How one major school district arrived at Energy Efficiency

By Dave Newman, PE, CEM, LEED-AP, CEA, Vice President, Engineering, Energia

As the 8th largest school district in the United States, the School District of Philadelphia faces a complex challenge:  Many of its 250+ buildings need major infrastructure upgrades, which became even more urgent with the additional classroom health and safety demands created by the COVID-19 pandemic.  Updating such a large infrastructure is a complicated scenario, including everything from lighting upgrades to new heating, ventilation and air conditioning systems, and digital temperature controls. The size of the district meant the costs of projects were going to be substantial.

It soon became apparent that what the district needed was a cost-effective approach, led by experts with proven experience managing complex building improvement projects in K-12 school districts.  The district decided to pursue an Energy Performance Contract (EPC) in order to fund building upgrades, using guaranteed energy savings as a funding source to enable them to do more.  After a competitive RFP, they selected Energia to manage the process.

We helped guide the district through the twists and turns of Pennsylvania’s Guaranteed Energy Savings Act (GESA, the Commonwealth’s version of an EPC) and coordinated all facets of initial planning. This meant steering the project through various departments and competing priorities, working with the Board of Education, dealing with the politics that accompany a project of this size, and, of course, the biggest lift of any EPC project–the planning and construction.  We took a three-step approach for the first phase of the challenge.

  1. Analyze the Opportunity

Our first step was to research and get a complete view of the district’s most pressing energy efficiency needs.  We surveyed all buildings across the district and ranked them according to needs. Then we grouped together those buildings that required the most extensive renovations, along with newer buildings whose upgrades provide quicker return on investment and were less invasive. From that informed perspective, we developed a plan to upgrade eligible buildings in phases.

  1. Develop and Pilot Program

During our analysis, the District wanted to create a three-building pilot program to test a phased-approach to making improvements and understand the GESA process. The first building we identified was constructed in the 1930’s and was in dire need of core ventilation systems, heating and cooling.  The other two buildings were newer high schools—significantly more modern but still in need of lighting, weatherization, digital temperature control upgrades and water-saving bathroom upgrades; simple steps that could be implemented quickly with minimal disruptions to the building.

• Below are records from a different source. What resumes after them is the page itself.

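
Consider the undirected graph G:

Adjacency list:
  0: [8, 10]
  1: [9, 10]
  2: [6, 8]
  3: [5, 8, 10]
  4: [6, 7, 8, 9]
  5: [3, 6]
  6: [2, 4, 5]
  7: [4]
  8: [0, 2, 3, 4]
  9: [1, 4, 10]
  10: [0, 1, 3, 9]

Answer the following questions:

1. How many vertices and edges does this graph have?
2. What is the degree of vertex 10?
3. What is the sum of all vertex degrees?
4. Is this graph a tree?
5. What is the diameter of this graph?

Count: 11 vertices, 15 edges.
Vertex 10 has neighbors [0, 1, 3, 9], degree = 4.
Handshaking lemma: 2 * 15 = 30.
A tree on 11 vertices has 10 edges. This graph has 15 edges (5 extra). Not a tree.
Diameter (longest shortest path) = 4.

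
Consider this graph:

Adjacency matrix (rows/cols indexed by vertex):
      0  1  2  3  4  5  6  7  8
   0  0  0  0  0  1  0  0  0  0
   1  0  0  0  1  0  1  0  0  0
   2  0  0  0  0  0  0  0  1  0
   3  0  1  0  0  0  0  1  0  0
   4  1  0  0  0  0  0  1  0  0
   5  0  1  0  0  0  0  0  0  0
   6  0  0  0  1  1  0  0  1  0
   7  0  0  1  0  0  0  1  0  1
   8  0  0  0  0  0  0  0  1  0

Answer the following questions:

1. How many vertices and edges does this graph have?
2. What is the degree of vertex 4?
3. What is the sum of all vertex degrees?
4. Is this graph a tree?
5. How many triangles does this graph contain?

Count: 9 vertices, 8 edges.
Vertex 4 has neighbors [0, 6], degree = 2.
Handshaking lemma: 2 * 8 = 16.
A graph is a tree iff it is connected and has exactly n-1 edges. This graph is connected (all 9 vertices in one component) and has 9-1 = 8 edges. It is a tree.
Number of triangles = 0.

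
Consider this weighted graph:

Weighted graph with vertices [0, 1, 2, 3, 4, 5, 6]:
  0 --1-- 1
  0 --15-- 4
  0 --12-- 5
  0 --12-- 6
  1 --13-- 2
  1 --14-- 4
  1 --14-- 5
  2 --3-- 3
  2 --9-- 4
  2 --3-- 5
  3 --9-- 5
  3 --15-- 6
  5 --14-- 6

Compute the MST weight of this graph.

Applying Kruskal's algorithm (sort edges by weight, add if no cycle):
  Add (0,1) w=1
  Add (2,5) w=3
  Add (2,3) w=3
  Add (2,4) w=9
  Skip (3,5) w=9 (creates cycle)
  Add (0,6) w=12
  Add (0,5) w=12
  Skip (1,2) w=13 (creates cycle)
  Skip (1,5) w=14 (creates cycle)
  Skip (1,4) w=14 (creates cycle)
  Skip (5,6) w=14 (creates cycle)
  Skip (0,4) w=15 (creates cycle)
  Skip (3,6) w=15 (creates cycle)
MST weight = 40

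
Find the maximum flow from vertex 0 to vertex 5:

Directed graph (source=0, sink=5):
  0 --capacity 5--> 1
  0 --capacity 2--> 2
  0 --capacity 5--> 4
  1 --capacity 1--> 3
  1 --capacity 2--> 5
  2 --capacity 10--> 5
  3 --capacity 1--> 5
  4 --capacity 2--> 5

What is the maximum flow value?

Computing max flow:
  Flow on (0->1): 3/5
  Flow on (0->2): 2/2
  Flow on (0->4): 2/5
  Flow on (1->3): 1/1
  Flow on (1->5): 2/2
  Flow on (2->5): 2/10
  Flow on (3->5): 1/1
  Flow on (4->5): 2/2
Maximum flow = 7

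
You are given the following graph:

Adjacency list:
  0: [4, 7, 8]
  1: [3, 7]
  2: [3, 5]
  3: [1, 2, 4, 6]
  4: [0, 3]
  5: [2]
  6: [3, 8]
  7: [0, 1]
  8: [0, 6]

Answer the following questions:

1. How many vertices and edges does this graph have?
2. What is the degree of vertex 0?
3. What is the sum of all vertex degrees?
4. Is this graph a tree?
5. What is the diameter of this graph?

Count: 9 vertices, 10 edges.
Vertex 0 has neighbors [4, 7, 8], degree = 3.
Handshaking lemma: 2 * 10 = 20.
A tree on 9 vertices has 8 edges. This graph has 10 edges (2 extra). Not a tree.
Diameter (longest shortest path) = 4.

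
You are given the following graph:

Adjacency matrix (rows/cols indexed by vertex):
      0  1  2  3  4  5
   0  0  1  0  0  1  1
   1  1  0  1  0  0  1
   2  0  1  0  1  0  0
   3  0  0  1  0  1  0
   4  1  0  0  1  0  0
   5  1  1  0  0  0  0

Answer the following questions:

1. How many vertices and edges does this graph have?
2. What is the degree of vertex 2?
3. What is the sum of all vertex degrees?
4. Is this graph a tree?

Count: 6 vertices, 7 edges.
Vertex 2 has neighbors [1, 3], degree = 2.
Handshaking lemma: 2 * 7 = 14.
A tree on 6 vertices has 5 edges. This graph has 7 edges (2 extra). Not a tree.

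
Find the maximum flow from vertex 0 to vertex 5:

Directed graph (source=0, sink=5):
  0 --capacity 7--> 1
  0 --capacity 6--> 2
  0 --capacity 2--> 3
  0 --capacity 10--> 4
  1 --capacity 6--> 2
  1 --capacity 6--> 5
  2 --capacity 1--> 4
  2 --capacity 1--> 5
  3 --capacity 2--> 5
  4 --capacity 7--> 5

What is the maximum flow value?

Computing max flow:
  Flow on (0->1): 6/7
  Flow on (0->2): 2/6
  Flow on (0->3): 2/2
  Flow on (0->4): 6/10
  Flow on (1->5): 6/6
  Flow on (2->4): 1/1
  Flow on (2->5): 1/1
  Flow on (3->5): 2/2
  Flow on (4->5): 7/7
Maximum flow = 16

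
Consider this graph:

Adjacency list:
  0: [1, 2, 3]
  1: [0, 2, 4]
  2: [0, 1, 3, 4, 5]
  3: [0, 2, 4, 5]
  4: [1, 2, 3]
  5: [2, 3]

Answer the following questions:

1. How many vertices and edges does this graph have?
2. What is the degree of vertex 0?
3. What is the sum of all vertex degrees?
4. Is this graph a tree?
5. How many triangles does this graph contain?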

  1. Select Partner & Implement Upgrades

Next, we oversaw an RFP process to select an Energy Services Company (ESCO) contractor to complete the upgrades.  We reviewed a number of strong responses and finally assisted the District in selecting Noresco as their partner. The Massachusetts-based company came in and performed a comprehensive energy audit of the three buildings, after which findings were presented, scope of work was customized to meet the District’s needs and contracts were signed.  Then came engineering design, and construction. Within a year, the $22.4 million project was fully operational, delivering annual savings of $330,000 and a 39% reduction in energy costs.

Moving Forward

With Phase 1 complete, it was time to repeat the cycle, with a new set of twelve buildings scheduled incrementally over five groups, similar to the pilot project. Once again, Energia spearheaded the RFP process, helped review responses and assisted in competitively selecting another ESCO, Johnson Controls. The first group of three buildings was a similar strategy to the pilot. One building needed simpler improvements – standard lighting and weatherization upgrades, while two of the others required complete HVAC replacements, with new heating and air conditioning systems.

From there, we will continue the process, with strategic groupings of buildings and improvements until the entire project is complete.

Working to create better learning environments for students is the end goal of all our EPC projects, and that is a great reward in and of itself.  But along the journey there are so many moments of pride. For me it was during a walk-through with the Board of Education following the completion of the major HVAC upgrades in our project just in time for the start of the school year.  We saw the profound improvements to the learning environment  register on their faces; the lighting was bright and uniform, fresh air was circulating throughout the building, it was well temperature-controlled, and everything was up to code.  Their satisfaction with the work was a reward on its own.

The School District of Philadelphia project is an enormous undertaking, and it is hugely rewarding to play a role.

While the work is ongoing, there are lessons we have already learned here that are applicable to many districts, large and small:

  1. Leverage the power of an EPC to meet COVID-19 health and safety requirements while addressing critical infrastructure issues, with no out-of-pocket costs and no burden on taxpayers.
  2. Consider a phased approach to complex, multi-building energy-efficiency building upgrades for maximum efficiency and minimal disruption.
  3. Work with an expert who brings in-depth knowledge of and commitment to school districts, combined with proven expertise in energy engineering and performance contracts.